Exercise 5: Multicollinearity Analysis
Using a dataset of your choice:
- Create a regression model with potential multicollinearity issues.
- Calculate and interpret VIF values for the independent variables.
- Apply at least two different methods to address multicollinearity.
- Compare the original and modified models.
- Discuss the trade-offs between addressing multicollinearity and maintaining model interpretability.
3.14 Summary
In this chapter, we’ve covered the fundamentals of regression analysis for business applications. We’ve learned how to:
- Implement and interpret simple and multiple linear regression models
- Use fixed effects regression for panel data
- Apply non-linear regression techniques
- Perform model diagnostics to validate regression assumptions
- Identify and address multicollinearity using VIF analysis
- Compare and select models based on statistical criteria
- Visualize regression results for business presentations
- Calculate and interpret marginal effects and elasticities
- Apply regression analysis to business problems like sales response modeling
These skills provide a solid foundation for predictive modeling in business contexts. By understanding the relations between variables and quantifying their effects, you can make more informed business decisions and develop effective strategies.
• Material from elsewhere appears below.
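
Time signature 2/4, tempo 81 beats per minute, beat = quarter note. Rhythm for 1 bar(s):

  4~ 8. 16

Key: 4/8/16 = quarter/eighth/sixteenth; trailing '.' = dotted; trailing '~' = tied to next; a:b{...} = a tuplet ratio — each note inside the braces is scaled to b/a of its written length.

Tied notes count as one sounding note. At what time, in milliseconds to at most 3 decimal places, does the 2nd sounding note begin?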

In the next chapter, we’ll build on these skills to explore classification models, which are useful for predicting categorical outcomes such as customer churn, credit default, and purchase decisions.
3.15 References
- Fox, J. (2015). Applied Regression Analysis and Generalized Linear Models. SAGE Publications.
- Wooldridge, J. M. (2010). Econometric Analysis of Cross Section and Panel Data. MIT Press.
- James, G., Witten, D., Hastie, T., & Tibshirani, R. (2021). An Introduction to Statistical Learning with Applications in R. Springer.
- Bergeaud, A., & Vermare, L. (2022). The fixest R Package: Fast Fixed-Effects Estimation. https://cran.r-project.org/web/packages/fixest/vignettes/fixest_walkthrough.html
- Huntington-Klein, N. (2021). The Effect: An Introduction to Research Design and Causality. https://theeffectbook.net/ch-FixedEffects.html
- Belsley, D. A., Kuh, E., & Welsch, R. E. (1980). Regression Diagnostics: Identifying Influential Data and Sources of Collinearity. Wiley.